Perché è importante: oltre la storia locale
La sovvenzione, parte del programma “Places of Science” della Royal Society, mira a collegare le comunità locali con il patrimonio scientifico spesso trascurato. Sharp, nato nel 1653, eccelleva sia in astronomia che in matematica, calcolando il pi greco fino a ben 72 cifre decimali. In seguito divenne una figura di spicco presso l’Osservatorio reale di Greenwich e ha persino un cratere lunare che porta il suo nome.
Ma ciò che è meno noto è che il lavoro di Sharp si basa su secoli di innovazioni astronomiche provenienti dal mondo islamico. Per secoli, gli studiosi di Baghdad, Damasco e Cordoba preservarono e ampliarono la conoscenza astronomica greca e indiana, sviluppando strumenti e teorie avanzati. Mettendo in luce questo contesto storico, il progetto sottolinea che la scienza moderna non è solo una conquista occidentale.
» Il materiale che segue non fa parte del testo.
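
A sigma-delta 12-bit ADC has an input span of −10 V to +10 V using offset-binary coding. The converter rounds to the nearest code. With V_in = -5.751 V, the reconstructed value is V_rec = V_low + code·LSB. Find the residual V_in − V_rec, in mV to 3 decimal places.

One LSB is 20 V / 4096 = 4.883 mV.
(-5.751 − (−10))/0.00488281 = 870.1952; round gives code 870.
V_rec = (−10) + 870·0.00488281 = -5.7519531 V.
Error = -5.751 − (−5.7519531) = 0.000953125 V = 0.953 mV.

0.953 mV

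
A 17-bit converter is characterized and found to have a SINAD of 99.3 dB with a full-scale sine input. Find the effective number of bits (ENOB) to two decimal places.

16.20 bits

ENOB = (SINAD − 1.76) / 6.02 = (99.3 − 1.76)/6.02 = 16.203.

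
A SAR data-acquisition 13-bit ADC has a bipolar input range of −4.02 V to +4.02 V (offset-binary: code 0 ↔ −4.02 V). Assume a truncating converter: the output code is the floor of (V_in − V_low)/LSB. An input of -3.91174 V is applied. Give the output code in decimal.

code 110

LSB = 8.04 V / 8192 = 0.981 mV.
(-3.91174 − (−4.02)) / 0.000981445 = 110.307 LSBs.
So the output code is 110.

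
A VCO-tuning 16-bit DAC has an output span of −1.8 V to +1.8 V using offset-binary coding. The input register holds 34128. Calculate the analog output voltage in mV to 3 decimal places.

74.707 mV

LSB = 3.6 V / 2^16 = 54.93 µV.
V_out = (−1.8) + 34128 × 5.49316e-05 V = 0.074707 V.
= 74.707 mV.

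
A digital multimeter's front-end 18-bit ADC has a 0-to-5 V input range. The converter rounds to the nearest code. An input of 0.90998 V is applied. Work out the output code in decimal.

With 262144 levels over 5 V, one step is 19.07 µV.
(V_in − V_low)/LSB = (0.90998 − 0) / 1.90735e-05 = 47709.159.
Round → code 47709.

code 47709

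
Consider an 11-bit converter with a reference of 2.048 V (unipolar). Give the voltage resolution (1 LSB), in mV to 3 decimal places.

1.000 mV

Full-scale span = 2.048 V.
LSB = 2.048 / 2^11 = 2.048 / 2048 = 0.001 V = 1.000 mV.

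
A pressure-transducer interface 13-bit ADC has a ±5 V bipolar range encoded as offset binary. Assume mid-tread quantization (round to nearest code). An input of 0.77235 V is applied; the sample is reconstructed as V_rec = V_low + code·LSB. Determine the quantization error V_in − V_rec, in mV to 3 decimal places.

-0.355 mV

LSB = 10/2^13 = 1.221 mV.
Scaled input = 4728.7091 LSBs, so code = 4729.
V_rec = (−5) + 4729·0.0012207 = 0.77270508 V.
Error = 0.77235 − 0.77270508 = -0.000355078 V = -0.355 mV.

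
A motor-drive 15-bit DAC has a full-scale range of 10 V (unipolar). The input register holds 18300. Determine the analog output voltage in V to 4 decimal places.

5.5847 V

LSB = 10 V / 2^15 = 305.18 µV.
V_out = 0 + 18300 × 0.000305176 V = 5.58472 V.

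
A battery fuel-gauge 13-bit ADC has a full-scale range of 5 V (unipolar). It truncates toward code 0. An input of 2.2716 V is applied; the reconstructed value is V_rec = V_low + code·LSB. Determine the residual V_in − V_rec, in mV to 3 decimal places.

One LSB is 5 V / 8192 = 0.610 mV.
(2.2716 − 0)/0.000610352 = 3721.7894; ⌊·⌋ gives code 3721.
V_rec = 0 + 3721·0.000610352 = 2.2711182 V.
V_in − V_rec = 0.000481836 V = 0.482 mV.

0.482 mV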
Dettagli del progetto: Focus sulla comunità
Il museo ospiterà una serie di eventi per famiglie, workshop e una mostra per coinvolgere le comunità locali dell’Asia meridionale, riconoscendo il loro legame con l’eredità scientifica storica. Secondo James Steward, responsabile del servizio per i musei e le gallerie del distretto di Bradford, “Questo progetto mira a connettere le comunità con storie che sono rilevanti per loro… celebrando la diversità, la curiosità e la proprietà condivisa del nostro patrimonio”.
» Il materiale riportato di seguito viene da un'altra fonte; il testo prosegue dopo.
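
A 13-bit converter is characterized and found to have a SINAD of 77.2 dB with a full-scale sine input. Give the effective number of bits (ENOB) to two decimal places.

12.53 bits

ENOB = (SINAD − 1.76) / 6.02 = (77.2 − 1.76)/6.02 = 12.532.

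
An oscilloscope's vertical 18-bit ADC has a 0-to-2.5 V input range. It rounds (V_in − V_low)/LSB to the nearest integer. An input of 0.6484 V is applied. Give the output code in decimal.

code 67990

LSB = 2.5 V / 262144 = 9.54 µV.
Input sits at 67989.668 steps above V_low.
round(67989.668) = 67990.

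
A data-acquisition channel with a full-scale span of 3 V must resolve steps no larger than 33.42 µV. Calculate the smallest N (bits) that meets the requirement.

17 bits

Number of steps required ≥ 3 V / 33.42 µV = 89766.61.
Need 2^N ≥ 89766.61; 2^16 = 65536, 2^17 = 131072.
Minimum N = 17.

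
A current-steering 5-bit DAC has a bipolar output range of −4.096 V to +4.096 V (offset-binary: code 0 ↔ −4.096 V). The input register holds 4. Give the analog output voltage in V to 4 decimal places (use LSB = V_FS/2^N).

LSB = 8.192 V / 2^5 = 256.000 mV.
V_out = (−4.096) + 4 × 0.256 V = -3.072 V.

-3.0720 V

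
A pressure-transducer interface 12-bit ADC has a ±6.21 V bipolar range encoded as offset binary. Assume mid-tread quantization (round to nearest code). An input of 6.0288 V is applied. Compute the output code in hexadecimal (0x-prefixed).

With 4096 levels over 12.42 V, one step is 3.032 mV.
(V_in − V_low)/LSB = (6.0288 − (−6.21)) / 0.00303223 = 4036.242.
So the output code is 4036.
In hexadecimal (0x-prefixed): 0xFC4.

code 0xFC4 (decimal 4036)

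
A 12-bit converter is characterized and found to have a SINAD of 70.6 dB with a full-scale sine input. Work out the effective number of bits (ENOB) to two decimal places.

ENOB = (SINAD − 1.76) / 6.02 = (70.6 − 1.76)/6.02 = 11.435.

11.44 bits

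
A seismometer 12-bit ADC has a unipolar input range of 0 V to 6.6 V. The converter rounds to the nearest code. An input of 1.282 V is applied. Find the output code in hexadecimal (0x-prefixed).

code 0x31C (decimal 796)

Full-scale span = 6.6 V; LSB = 6.6/2^12 = 1.611 mV.
Input sits at 795.617 steps above V_low.
round(795.617) = 796.
In hexadecimal (0x-prefixed): 0x31C.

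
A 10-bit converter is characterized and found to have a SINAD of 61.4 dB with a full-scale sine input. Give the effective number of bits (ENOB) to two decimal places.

9.91 bits

ENOB = (SINAD − 1.76) / 6.02 = (61.4 − 1.76)/6.02 = 9.907.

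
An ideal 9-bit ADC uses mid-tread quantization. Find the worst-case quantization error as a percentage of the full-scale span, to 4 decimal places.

0.0977 %

Rounding → worst-case error = ½ LSB = V_FS/2^10, so 100/1024 = 0.0976562 % of full scale.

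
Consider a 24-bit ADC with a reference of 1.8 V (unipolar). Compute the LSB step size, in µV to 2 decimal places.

0.11 µV

Full-scale span = 1.8 V.
LSB = 1.8 / 2^24 = 1.8 / 16777216 = 1.07288e-07 V = 0.11 µV.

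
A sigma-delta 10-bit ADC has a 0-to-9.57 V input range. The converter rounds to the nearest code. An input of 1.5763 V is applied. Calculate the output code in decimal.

With 1024 levels over 9.57 V, one step is 9.346 mV.
(1.5763 − 0) / 0.0093457 = 168.666 LSBs.
Round → code 169.

code 169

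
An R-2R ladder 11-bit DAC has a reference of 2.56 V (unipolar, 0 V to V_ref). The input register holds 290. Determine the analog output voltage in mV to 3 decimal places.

362.500 mV

LSB = 2.56 V / 2^11 = 1.250 mV.
V_out = 0 + 290 × 0.00125 V = 0.3625 V.
= 362.500 mV.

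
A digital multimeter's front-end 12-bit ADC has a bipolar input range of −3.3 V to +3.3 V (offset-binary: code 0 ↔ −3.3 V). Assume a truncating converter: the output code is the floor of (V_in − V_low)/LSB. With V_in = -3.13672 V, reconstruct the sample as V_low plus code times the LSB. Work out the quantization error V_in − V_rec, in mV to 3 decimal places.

LSB = 6.6/2^12 = 1.611 mV.
Scaled input = 101.3326 LSBs, so code = 101.
Code 101 maps back to (−3.3) + 101×0.00161133 V = -3.1372559 V.
Error = -3.13672 − (−3.1372559) = 0.000535859 V = 0.536 mV.

0.536 mV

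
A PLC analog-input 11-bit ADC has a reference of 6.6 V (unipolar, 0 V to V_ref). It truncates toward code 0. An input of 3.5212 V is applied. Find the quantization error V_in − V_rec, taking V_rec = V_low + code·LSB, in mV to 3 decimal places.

2.059 mV

LSB = 6.6/2^11 = 3.223 mV.
(3.5212 − 0)/0.00322266 = 1092.6390; ⌊·⌋ gives code 1092.
V_rec = 0 + 1092·0.00322266 = 3.5191406 V.
Difference: 0.00205938 V → 2.059 mV.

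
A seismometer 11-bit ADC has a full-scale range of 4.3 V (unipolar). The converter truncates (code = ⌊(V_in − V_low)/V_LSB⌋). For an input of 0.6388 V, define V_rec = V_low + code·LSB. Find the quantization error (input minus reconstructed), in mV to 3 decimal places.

One LSB is 4.3 V / 2048 = 2.100 mV.
Scaled input = 304.2471 LSBs, so code = 304.
V_rec = 0 + 304·0.00209961 = 0.63828125 V.
Error = 0.6388 − 0.63828125 = 0.00051875 V = 0.519 mV.

0.519 mV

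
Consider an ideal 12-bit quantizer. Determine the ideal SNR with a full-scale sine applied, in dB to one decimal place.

SNR ≈ 6.02·N + 1.76 dB = 6.02·12 + 1.76 = 74.00 dB.

74.0 dB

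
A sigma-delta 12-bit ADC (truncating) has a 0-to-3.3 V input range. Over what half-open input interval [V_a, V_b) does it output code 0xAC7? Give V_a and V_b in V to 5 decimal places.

LSB = 3.3/2^12 = 0.806 mV.
Code 0xAC7 = 2759 decimal.
V_a = V_low + 2759·LSB = 2.22283 V; V_b = V_low + 2760·LSB = 2.22363 V.

[2.22283 V, 2.22363 V)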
L’approccio collaborativo del progetto – lavorare con le comunità locali per condividere la storia – è una componente chiave. Non si tratta semplicemente di presentare i fatti; si tratta di co-creare una narrazione che rifletta la diversa eredità di Bradford.
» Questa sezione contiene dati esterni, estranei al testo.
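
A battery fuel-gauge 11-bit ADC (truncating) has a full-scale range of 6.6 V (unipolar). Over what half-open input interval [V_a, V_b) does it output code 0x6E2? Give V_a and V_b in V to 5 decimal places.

[5.67832 V, 5.68154 V)

LSB = 6.6/2^11 = 3.223 mV.
Code 0x6E2 = 1762 decimal.
V_a = V_low + 1762·LSB = 5.67832 V; V_b = V_low + 1763·LSB = 5.68154 V.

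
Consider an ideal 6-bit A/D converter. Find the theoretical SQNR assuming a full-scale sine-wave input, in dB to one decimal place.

37.9 dB

SNR ≈ 6.02·N + 1.76 dB = 6.02·6 + 1.76 = 37.88 dB.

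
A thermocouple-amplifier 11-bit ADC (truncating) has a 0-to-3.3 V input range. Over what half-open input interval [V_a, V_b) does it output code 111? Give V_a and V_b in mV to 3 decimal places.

[178.857 mV, 180.469 mV)

LSB = 3.3/2^11 = 1.611 mV.
V_a = V_low + 111·LSB = 0.178857 V; V_b = V_low + 112·LSB = 0.180469 V.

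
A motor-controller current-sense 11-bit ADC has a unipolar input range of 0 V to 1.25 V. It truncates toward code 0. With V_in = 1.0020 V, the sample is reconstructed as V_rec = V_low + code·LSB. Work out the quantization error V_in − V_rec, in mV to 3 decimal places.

Step size: 1.25 V ÷ 2^11 = 0.610 mV.
(V_in − V_low)/LSB = (1.0020 − 0)/0.000610352 = 1641.6768 → code 1641 (floor).
V_rec = 0 + 1641·0.000610352 = 1.0015869 V.
Difference: 0.000413086 V → 0.413 mV.

0.413 mV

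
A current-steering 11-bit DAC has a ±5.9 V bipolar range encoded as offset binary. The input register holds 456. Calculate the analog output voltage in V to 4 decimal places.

LSB = 11.8 V / 2^11 = 5.762 mV.
V_out = (−5.9) + 456 × 0.00576172 V = -3.27266 V.

-3.2727 V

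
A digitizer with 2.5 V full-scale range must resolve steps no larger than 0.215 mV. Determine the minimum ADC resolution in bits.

Number of steps required ≥ 2.5 V / 0.215 mV = 11627.91.
Need 2^N ≥ 11627.91; 2^13 = 8192, 2^14 = 16384.
Minimum N = 14.

14 bits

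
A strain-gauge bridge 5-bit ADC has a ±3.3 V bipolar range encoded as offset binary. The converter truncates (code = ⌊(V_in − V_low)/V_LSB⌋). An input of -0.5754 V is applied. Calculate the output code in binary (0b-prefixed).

LSB = 6.6 V / 32 = 206.250 mV.
(V_in − V_low)/LSB = (-0.5754 − (−3.3)) / 0.20625 = 13.210.
Floor → code 13.
In binary (0b-prefixed): 0b1101.

code 0b1101 (decimal 13)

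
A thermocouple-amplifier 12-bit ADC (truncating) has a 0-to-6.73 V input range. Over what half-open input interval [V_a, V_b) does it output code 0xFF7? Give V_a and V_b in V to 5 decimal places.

[6.71521 V, 6.71686 V)

LSB = 6.73/2^12 = 1.643 mV.
Code 0xFF7 = 4087 decimal.
V_a = V_low + 4087·LSB = 6.71521 V; V_b = V_low + 4088·LSB = 6.71686 V.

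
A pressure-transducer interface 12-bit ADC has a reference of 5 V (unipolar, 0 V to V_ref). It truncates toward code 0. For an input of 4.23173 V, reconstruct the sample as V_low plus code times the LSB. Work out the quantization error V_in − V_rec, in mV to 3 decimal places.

LSB = 5/2^12 = 1.221 mV.
(4.23173 − 0)/0.0012207 = 3466.6332; ⌊·⌋ gives code 3466.
V_rec = 0 + 3466·0.0012207 = 4.230957 V.
V_in − V_rec = 0.000772969 V = 0.773 mV.

0.773 mV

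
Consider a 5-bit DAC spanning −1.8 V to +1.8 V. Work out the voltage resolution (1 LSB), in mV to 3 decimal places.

112.500 mV

Full-scale span = 3.6 V.
LSB = 3.6 / 2^5 = 3.6 / 32 = 0.1125 V = 112.500 mV.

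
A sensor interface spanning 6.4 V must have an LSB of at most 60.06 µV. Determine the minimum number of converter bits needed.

17 bits

Number of steps required ≥ 6.4 V / 60.06 µV = 106560.11.
Need 2^N ≥ 106560.11; 2^16 = 65536, 2^17 = 131072.
Minimum N = 17.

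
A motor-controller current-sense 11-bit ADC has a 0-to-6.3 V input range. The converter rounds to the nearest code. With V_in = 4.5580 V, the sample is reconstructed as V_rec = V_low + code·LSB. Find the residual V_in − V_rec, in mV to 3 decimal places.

-0.887 mV

One LSB is 6.3 V / 2048 = 3.076 mV.
(4.5580 − 0)/0.00307617 = 1481.7117; round gives code 1482.
V_rec = 0 + 1482·0.00307617 = 4.5588867 V.
V_in − V_rec = -0.000886719 V = -0.887 mV.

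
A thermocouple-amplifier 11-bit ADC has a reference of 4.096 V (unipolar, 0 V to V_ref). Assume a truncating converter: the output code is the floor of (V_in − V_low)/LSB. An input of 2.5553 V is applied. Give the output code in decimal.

With 2048 levels over 4.096 V, one step is 2.000 mV.
(V_in − V_low)/LSB = (2.5553 − 0) / 0.002 = 1277.650.
⌊·⌋(1277.650) = 1277.

code 1277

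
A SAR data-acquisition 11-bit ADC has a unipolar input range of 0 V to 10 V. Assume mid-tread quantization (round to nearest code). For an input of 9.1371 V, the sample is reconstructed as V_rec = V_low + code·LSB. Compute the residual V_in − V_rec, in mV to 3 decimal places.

1.358 mV

Step size: 10 V ÷ 2^11 = 4.883 mV.
(V_in − V_low)/LSB = (9.1371 − 0)/0.00488281 = 1871.2781 → code 1871 (round).
Code 1871 maps back to 0 + 1871×0.00488281 V = 9.1357422 V.
Difference: 0.00135781 V → 1.358 mV.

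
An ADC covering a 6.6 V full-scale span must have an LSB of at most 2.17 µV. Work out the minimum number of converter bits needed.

Number of steps required ≥ 6.6 V / 2.17 µV = 3041474.65.
Need 2^N ≥ 3041474.65; 2^21 = 2097152, 2^22 = 4194304.
Minimum N = 22.

22 bits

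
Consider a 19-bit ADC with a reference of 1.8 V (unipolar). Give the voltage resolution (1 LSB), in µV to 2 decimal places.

Full-scale span = 1.8 V.
LSB = 1.8 / 2^19 = 1.8 / 524288 = 3.43323e-06 V = 3.43 µV.

3.43 µV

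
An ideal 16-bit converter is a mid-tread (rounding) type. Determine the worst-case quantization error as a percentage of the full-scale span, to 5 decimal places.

0.00076 %

Rounding → worst-case error = ½ LSB = V_FS/2^17, so 100/131072 = 0.000762939 % of full scale.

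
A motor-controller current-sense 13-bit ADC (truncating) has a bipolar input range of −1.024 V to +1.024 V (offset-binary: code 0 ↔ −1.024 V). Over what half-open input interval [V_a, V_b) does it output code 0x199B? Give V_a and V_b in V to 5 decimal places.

LSB = 2.048/2^13 = 250.00 µV.
Code 0x199B = 6555 decimal.
V_a = V_low + 6555·LSB = 0.61475 V; V_b = V_low + 6556·LSB = 0.615 V.

[0.61475 V, 0.61500 V)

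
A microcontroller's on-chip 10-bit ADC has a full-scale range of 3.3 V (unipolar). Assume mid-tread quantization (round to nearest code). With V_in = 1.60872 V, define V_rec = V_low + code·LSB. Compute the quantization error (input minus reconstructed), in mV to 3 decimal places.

0.615 mV

LSB = 3.3/2^10 = 3.223 mV.
Scaled input = 499.1907 LSBs, so code = 499.
Code 499 maps back to 0 + 499×0.00322266 V = 1.6081055 V.
V_in − V_rec = 0.000614531 V = 0.615 mV.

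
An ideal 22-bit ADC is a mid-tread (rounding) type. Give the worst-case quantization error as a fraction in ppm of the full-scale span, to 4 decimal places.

0.1192 ppm

Rounding → worst-case error = ½ LSB = V_FS/2^23, so 1e+06/8388608 = 0.119209 ppm of full scale.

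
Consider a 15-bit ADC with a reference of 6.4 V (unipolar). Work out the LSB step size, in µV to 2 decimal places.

Full-scale span = 6.4 V.
LSB = 6.4 / 2^15 = 6.4 / 32768 = 0.000195313 V = 195.31 µV.

195.31 µV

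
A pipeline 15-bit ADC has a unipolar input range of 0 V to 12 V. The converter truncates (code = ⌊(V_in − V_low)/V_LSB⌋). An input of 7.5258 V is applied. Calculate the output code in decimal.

code 20550

Full-scale span = 12 V; LSB = 12/2^15 = 366.21 µV.
(7.5258 − 0) / 0.000366211 = 20550.451 LSBs.
So the output code is 20550.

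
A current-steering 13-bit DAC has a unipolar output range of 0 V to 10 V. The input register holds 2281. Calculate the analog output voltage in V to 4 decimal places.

2.7844 V

LSB = 10 V / 2^13 = 1.221 mV.
V_out = 0 + 2281 × 0.0012207 V = 2.78442 V.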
Bolling Hall: un’ambientazione storica
La stessa Bolling Hall ha un ricco passato, che risale al periodo medievale e fungeva da roccaforte realista durante la guerra civile inglese. Ora diventerà un punto focale per esaminare come il pensiero scientifico si è evoluto attraverso lo scambio interculturale.
La sovvenzione sottolinea una tendenza più ampia da parte dei musei a rivalutare le proprie collezioni attraverso lenti più inclusive. Anche altri musei in tutto il Regno Unito stanno ricevendo finanziamenti nell’ambito di questo programma, con progetti che vanno dall’ecologia fluviale alla storia dell’arte locale.
Questo progetto serve a ricordare che il progresso scientifico raramente è lineare e spesso si basa sul contributo di culture ed epoche diverse. Evidenziare queste connessioni arricchisce la nostra comprensione della storia e ispira le future generazioni di scienziati.